The magistracy has roughly 29,000 members and probation trusts nearly 12,000 probation officers and probation service workers, though these are slightly old figures-about 18 months old. These are dynamic institutions doing difficult, highly skilled, professional work, where change is an essential part of the progress. They must have a basic statutory basis on which to conduct their business and keep up to speed with each other. To leave it to a voluntary local effort is simply not in the nature of these national bodies. It is important that all magistrates-not just some eager ones-know what their local probation service is doing. Such is the pace of change that contact must be regular in order for everyone to be up to speed. Both parties in this area agree with that. For sentencers, this is important to be able to make properly informed disposals. Custody should never be used because a sentencer is not aware of a programme or a service which could have been a better alternative. This is sometimes tragically still the case today. While the pre-sentence report and information leaflets give a flavour, there is absolutely nothing to match or beat seeing and talking to the providers and the offenders. Quite simply, seeing is believing. This is not rocket science.

In Committee, the Minister said,

"unless we have public confidence in non-custodial sentences we will have criticism of them. We have to win that public confidence".-[Hansard, 7/2/12; col. 170.]

How right he is. Where do we start? We start with the sentencers themselves, whose use of them will justify and develop confidence. As their own confidence grows, the more they learn. My noble friend also said that he was not aware of any obstacles to magistrates making regular visits. He is quite right; there are no obstacles. However, we need more than a mere desirable aspiration; we need a requirement, if all concerned are to understand the importance of visits and keeping abreast of current provision. I referred to the senior presiding judge's recently revised protocol in Committee, which sets out voluntary arrangements for probation trusts, courts and magistrates. However, I am told by the Magistrates' Association itself that, even where relations are very good, the involvement of all magistrates is "rarely achieved" and "aspirational".

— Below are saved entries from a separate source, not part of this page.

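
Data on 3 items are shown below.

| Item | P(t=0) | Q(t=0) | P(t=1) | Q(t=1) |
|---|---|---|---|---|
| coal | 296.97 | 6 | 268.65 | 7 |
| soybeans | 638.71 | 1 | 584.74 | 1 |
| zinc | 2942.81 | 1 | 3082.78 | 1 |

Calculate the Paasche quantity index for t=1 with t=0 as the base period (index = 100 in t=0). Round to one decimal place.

105.1

Paasche quantity index uses current-period prices as weights.
ΣP(t=1)·Q(t=1) = 268.65×7 + 584.74×1 + 3082.78×1 = 1880.55 + 584.74 + 3082.78 = 5548.07
ΣP(t=1)·Q(t=0) = 268.65×6 + 584.74×1 + 3082.78×1 = 1611.9 + 584.74 + 3082.78 = 5279.42
Index = 5548.07 / 5279.42 × 100 = 105.0886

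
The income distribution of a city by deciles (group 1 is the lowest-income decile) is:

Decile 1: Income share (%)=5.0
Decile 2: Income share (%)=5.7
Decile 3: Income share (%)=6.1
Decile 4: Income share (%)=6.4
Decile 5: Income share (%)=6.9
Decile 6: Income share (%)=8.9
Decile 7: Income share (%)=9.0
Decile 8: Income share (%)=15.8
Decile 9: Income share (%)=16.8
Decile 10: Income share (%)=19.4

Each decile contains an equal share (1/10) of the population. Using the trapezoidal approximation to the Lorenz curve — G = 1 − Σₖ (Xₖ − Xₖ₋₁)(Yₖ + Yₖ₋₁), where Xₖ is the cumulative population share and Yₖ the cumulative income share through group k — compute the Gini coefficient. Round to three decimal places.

0.266

Cumulative income shares Yₖ: 0.0500, 0.1070, 0.1680, 0.2320, 0.3010, 0.3900, 0.4800, 0.6380, 0.8060, 1.0000
Σ (Xₖ−Xₖ₋₁)(Yₖ+Yₖ₋₁) = (1/10)(0.0500+0.0000) + (1/10)(0.1070+0.0500) + (1/10)(0.1680+0.1070) + (1/10)(0.2320+0.1680) + (1/10)(0.3010+0.2320) + (1/10)(0.3900+0.3010) + (1/10)(0.4800+0.3900) + (1/10)(0.6380+0.4800) + (1/10)(0.8060+0.6380) + (1/10)(1.0000+0.8060)
  = 0.0050 + 0.0157 + 0.0275 + 0.0400 + 0.0533 + 0.0691 + 0.0870 + 0.1118 + 0.1444 + 0.1806 = 0.7344
G = 1 − 0.7344 = 0.2656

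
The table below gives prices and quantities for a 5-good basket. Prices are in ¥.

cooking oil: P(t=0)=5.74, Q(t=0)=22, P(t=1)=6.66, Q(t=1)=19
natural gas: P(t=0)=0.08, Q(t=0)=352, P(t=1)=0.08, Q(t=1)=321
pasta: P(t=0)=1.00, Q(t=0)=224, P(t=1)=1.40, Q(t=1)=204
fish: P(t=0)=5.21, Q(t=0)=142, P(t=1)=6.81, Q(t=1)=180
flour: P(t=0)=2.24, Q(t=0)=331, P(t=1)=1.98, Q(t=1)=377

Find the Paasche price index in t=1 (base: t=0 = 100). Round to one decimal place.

Paasche price index uses current-period quantities as weights.
ΣP(t=1)·Q(t=1) = 6.66×19 + 0.08×321 + 1.40×204 + 6.81×180 + 1.98×377 = 126.54 + 25.68 + 285.6 + 1225.8 + 746.46 = 2410.08
ΣP(t=0)·Q(t=1) = 5.74×19 + 0.08×321 + 1.00×204 + 5.21×180 + 2.24×377 = 109.06 + 25.68 + 204 + 937.8 + 844.48 = 2121.02
Index = 2410.08 / 2121.02 × 100 = 113.6283

113.6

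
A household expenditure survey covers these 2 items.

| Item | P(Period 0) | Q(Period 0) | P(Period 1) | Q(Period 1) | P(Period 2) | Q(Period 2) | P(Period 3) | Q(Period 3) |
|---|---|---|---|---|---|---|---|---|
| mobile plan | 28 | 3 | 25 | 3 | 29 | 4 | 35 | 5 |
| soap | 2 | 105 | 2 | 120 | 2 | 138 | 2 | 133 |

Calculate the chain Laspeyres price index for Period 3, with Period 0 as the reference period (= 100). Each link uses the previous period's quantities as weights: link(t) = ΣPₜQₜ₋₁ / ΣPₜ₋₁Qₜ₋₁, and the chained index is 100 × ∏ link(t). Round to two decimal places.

Link Period 0→Period 1:
ΣP(Period 1)Q(Period 0) = 25×3 + 2×105 = 75 + 210 = 285
ΣP(Period 0)Q(Period 0) = 28×3 + 2×105 = 84 + 210 = 294
link = 285/294 = 0.969388
Link Period 1→Period 2:
ΣP(Period 2)Q(Period 1) = 29×3 + 2×120 = 87 + 240 = 327
ΣP(Period 1)Q(Period 1) = 25×3 + 2×120 = 75 + 240 = 315
link = 327/315 = 1.038095
Link Period 2→Period 3:
ΣP(Period 3)Q(Period 2) = 35×4 + 2×138 = 140 + 276 = 416
ΣP(Period 2)Q(Period 2) = 29×4 + 2×138 = 116 + 276 = 392
link = 416/392 = 1.061224
Chained index = 100 × 0.969388 × 1.038095 × 1.061224 = 106.7928

106.79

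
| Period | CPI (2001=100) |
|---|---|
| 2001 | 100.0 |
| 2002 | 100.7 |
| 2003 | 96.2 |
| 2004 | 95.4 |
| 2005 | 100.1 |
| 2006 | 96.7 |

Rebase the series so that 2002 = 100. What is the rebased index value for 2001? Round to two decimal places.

Rebased(2001) = 100.0 / 100.7 × 100 = 99.3049

99.30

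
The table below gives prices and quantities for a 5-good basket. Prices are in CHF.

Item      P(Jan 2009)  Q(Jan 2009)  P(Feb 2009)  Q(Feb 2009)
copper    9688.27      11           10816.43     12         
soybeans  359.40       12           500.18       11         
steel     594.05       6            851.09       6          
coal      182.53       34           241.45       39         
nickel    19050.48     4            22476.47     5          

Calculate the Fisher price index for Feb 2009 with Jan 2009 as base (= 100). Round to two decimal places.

Laspeyres component (base-period weights):
ΣP(Feb 2009)Q(Jan 2009) = 10816.43×11 + 500.18×12 + 851.09×6 + 241.45×34 + 22476.47×4 = 118980.73 + 6002.16 + 5106.54 + 8209.3 + 89905.88 = 228204.61
ΣP(Jan 2009)Q(Jan 2009) = 9688.27×11 + 359.40×12 + 594.05×6 + 182.53×34 + 19050.48×4 = 106570.97 + 4312.8 + 3564.3 + 6206.02 + 76201.92 = 196856.01
L = 228204.61 / 196856.01 × 100 = 115.9246
Paasche component (current-period weights):
ΣP(Feb 2009)Q(Feb 2009) = 10816.43×12 + 500.18×11 + 851.09×6 + 241.45×39 + 22476.47×5 = 129797.16 + 5501.98 + 5106.54 + 9416.55 + 112382.35 = 262204.58
ΣP(Jan 2009)Q(Feb 2009) = 9688.27×12 + 359.40×11 + 594.05×6 + 182.53×39 + 19050.48×5 = 116259.24 + 3953.4 + 3564.3 + 7118.67 + 95252.4 = 226148.01
P = 262204.58 / 226148.01 × 100 = 115.9438
Fisher = √(L × P) = √(115.9246 × 115.9438) = 115.9342

115.93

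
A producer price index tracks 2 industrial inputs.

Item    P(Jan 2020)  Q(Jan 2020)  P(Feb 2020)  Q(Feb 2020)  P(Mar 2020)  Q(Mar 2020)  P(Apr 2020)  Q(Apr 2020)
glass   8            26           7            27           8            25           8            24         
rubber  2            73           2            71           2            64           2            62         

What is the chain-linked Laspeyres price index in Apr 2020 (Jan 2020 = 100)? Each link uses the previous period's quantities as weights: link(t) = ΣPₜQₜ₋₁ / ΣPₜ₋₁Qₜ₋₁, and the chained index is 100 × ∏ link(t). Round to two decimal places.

Link Jan 2020→Feb 2020:
ΣP(Feb 2020)Q(Jan 2020) = 7×26 + 2×73 = 182 + 146 = 328
ΣP(Jan 2020)Q(Jan 2020) = 8×26 + 2×73 = 208 + 146 = 354
link = 328/354 = 0.926554
Link Feb 2020→Mar 2020:
ΣP(Mar 2020)Q(Feb 2020) = 8×27 + 2×71 = 216 + 142 = 358
ΣP(Feb 2020)Q(Feb 2020) = 7×27 + 2×71 = 189 + 142 = 331
link = 358/331 = 1.081571
Link Mar 2020→Apr 2020:
ΣP(Apr 2020)Q(Mar 2020) = 8×25 + 2×64 = 200 + 128 = 328
ΣP(Mar 2020)Q(Mar 2020) = 8×25 + 2×64 = 200 + 128 = 328
link = 328/328 = 1.000000
Chained index = 100 × 0.926554 × 1.081571 × 1.000000 = 100.2134

100.21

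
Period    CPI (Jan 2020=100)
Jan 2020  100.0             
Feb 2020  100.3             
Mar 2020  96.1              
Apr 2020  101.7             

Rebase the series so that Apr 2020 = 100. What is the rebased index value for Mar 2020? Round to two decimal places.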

Lastly, magistrates' expenses have in the past been a thorny issue. Expenses stopped in 2000 when liaison ceased to be statutory. I have already referred to the extraordinary and voluntary commitment of time, effort, skill and responsibility-on every level-of magistrates to their role on behalf of us all. These visits represent training over and above their duties and commitment. It seems petty and short sighted in the extreme to begrudge a bus or train fare, or petrol, to go and learn about a programme, which, if understood and then used, will save the community that proportion of the annual £40,000 cost of each prison sentence and will significantly increase the chances of reducing reoffending at a fraction of the cost while making our communities safer. That is an achievement which I think goes beyond price. My noble friend the Minister told us in Committee that Her Majesty's Courts and Tribunals Service was "looking at" this issue, which suggests at least a recognition of the right way to proceed and where its duty lies. I hope I am right about that.

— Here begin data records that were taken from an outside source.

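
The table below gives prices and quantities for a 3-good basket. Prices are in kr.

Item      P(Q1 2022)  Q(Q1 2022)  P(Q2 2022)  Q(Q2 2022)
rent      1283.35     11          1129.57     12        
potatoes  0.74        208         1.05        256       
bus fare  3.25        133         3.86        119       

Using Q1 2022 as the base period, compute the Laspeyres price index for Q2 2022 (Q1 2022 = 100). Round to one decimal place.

Laspeyres price index uses base-period quantities as weights.
ΣP(Q2 2022)·Q(Q1 2022) = 1129.57×11 + 1.05×208 + 3.86×133 = 12425.27 + 218.4 + 513.38 = 13157.05
ΣP(Q1 2022)·Q(Q1 2022) = 1283.35×11 + 0.74×208 + 3.25×133 = 14116.85 + 153.92 + 432.25 = 14703.02
Index = 13157.05 / 14703.02 × 100 = 89.4854

89.5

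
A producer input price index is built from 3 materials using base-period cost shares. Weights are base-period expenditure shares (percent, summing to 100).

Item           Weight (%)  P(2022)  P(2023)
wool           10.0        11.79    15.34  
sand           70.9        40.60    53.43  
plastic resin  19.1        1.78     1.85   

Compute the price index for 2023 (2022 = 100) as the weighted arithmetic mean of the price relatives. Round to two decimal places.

126.17

wool: 10.0 × (15.34/11.79) = 10.0 × 1.301103 = 13.0110
sand: 70.9 × (53.43/40.60) = 70.9 × 1.316010 = 93.3051
plastic resin: 19.1 × (1.85/1.78) = 19.1 × 1.039326 = 19.8511
Index = Σ wᵢ·(p₁ᵢ/p₀ᵢ) = 13.0110 + 93.3051 + 19.8511 = 126.1672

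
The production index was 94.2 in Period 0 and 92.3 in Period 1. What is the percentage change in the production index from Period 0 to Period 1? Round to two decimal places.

Change = (92.3 − 94.2) / 94.2 × 100
       = -1.9 / 94.2 × 100 = -2.0170%

-2.02%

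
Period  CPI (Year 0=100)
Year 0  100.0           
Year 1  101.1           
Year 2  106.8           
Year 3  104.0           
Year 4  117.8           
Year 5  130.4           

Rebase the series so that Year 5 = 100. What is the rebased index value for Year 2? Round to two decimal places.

81.90

Rebased(Year 2) = 106.8 / 130.4 × 100 = 81.9018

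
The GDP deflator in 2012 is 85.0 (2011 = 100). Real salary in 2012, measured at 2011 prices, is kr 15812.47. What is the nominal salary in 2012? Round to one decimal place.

13440.6

Nominal = Real × (Index/100) = 15812.47 × (85.0/100)
        = 15812.47 × 0.850 = 13440.5995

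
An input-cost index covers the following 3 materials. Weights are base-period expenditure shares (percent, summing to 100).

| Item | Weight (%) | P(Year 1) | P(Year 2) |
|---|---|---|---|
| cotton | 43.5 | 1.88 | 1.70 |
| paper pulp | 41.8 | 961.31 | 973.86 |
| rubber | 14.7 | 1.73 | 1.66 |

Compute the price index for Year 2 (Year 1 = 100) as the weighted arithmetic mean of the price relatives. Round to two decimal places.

95.79

cotton: 43.5 × (1.70/1.88) = 43.5 × 0.904255 = 39.3351
paper pulp: 41.8 × (973.86/961.31) = 41.8 × 1.013055 = 42.3457
rubber: 14.7 × (1.66/1.73) = 14.7 × 0.959538 = 14.1052
Index = Σ wᵢ·(p₁ᵢ/p₀ᵢ) = 39.3351 + 42.3457 + 14.1052 = 95.7860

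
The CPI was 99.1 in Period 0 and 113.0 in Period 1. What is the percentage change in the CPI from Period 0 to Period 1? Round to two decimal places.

Change = (113.0 − 99.1) / 99.1 × 100
       = 13.9 / 99.1 × 100 = 14.0262%

14.03%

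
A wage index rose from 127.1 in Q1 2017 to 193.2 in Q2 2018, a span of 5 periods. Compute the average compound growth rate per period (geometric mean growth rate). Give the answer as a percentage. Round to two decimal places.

8.74%

Growth factor = (193.2/127.1)^(1/5) = (1.520063)^(1/5) = 1.087357
Growth rate = 1.087357 − 1 = 0.087357 = 8.7357%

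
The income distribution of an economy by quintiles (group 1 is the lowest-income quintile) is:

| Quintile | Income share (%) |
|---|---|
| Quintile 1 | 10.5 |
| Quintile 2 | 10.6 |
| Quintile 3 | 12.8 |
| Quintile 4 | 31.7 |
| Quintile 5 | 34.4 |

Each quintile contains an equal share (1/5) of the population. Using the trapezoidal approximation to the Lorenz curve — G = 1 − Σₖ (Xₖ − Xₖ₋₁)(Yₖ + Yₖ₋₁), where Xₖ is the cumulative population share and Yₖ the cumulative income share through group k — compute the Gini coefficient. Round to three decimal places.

Cumulative income shares Yₖ: 0.1050, 0.2110, 0.3390, 0.6560, 1.0000
Σ (Xₖ−Xₖ₋₁)(Yₖ+Yₖ₋₁) = (1/5)(0.1050+0.0000) + (1/5)(0.2110+0.1050) + (1/5)(0.3390+0.2110) + (1/5)(0.6560+0.3390) + (1/5)(1.0000+0.6560)
  = 0.0210 + 0.0632 + 0.1100 + 0.1990 + 0.3312 = 0.7244
G = 1 − 0.7244 = 0.2756

0.276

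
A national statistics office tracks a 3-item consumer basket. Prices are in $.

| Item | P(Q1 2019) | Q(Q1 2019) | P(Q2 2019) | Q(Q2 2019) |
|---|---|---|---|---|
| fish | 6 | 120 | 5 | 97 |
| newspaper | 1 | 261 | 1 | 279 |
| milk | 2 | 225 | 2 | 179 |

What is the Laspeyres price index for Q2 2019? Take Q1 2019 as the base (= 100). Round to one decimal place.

Laspeyres price index uses base-period quantities as weights.
ΣP(Q2 2019)·Q(Q1 2019) = 5×120 + 1×261 + 2×225 = 600 + 261 + 450 = 1311
ΣP(Q1 2019)·Q(Q1 2019) = 6×120 + 1×261 + 2×225 = 720 + 261 + 450 = 1431
Index = 1311 / 1431 × 100 = 91.6143

91.6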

I believe that this proposed new clause is what the Bill needs really to succeed in its admirable core adjective. I know that my noble friend is expected to make no concessions beyond those already agreed but I also know that it is possible to keep her heart and mind open to argument-otherwise, what are we all doing here? My case is that this simple new clause is not an amendment to anything already in the Bill but would add something which endorses it and ensures that what it stands for is achieved: namely, a safer, more civilised society with less reoffending as a result of less imprisonment and more community disposals. I commend the new clause to the House.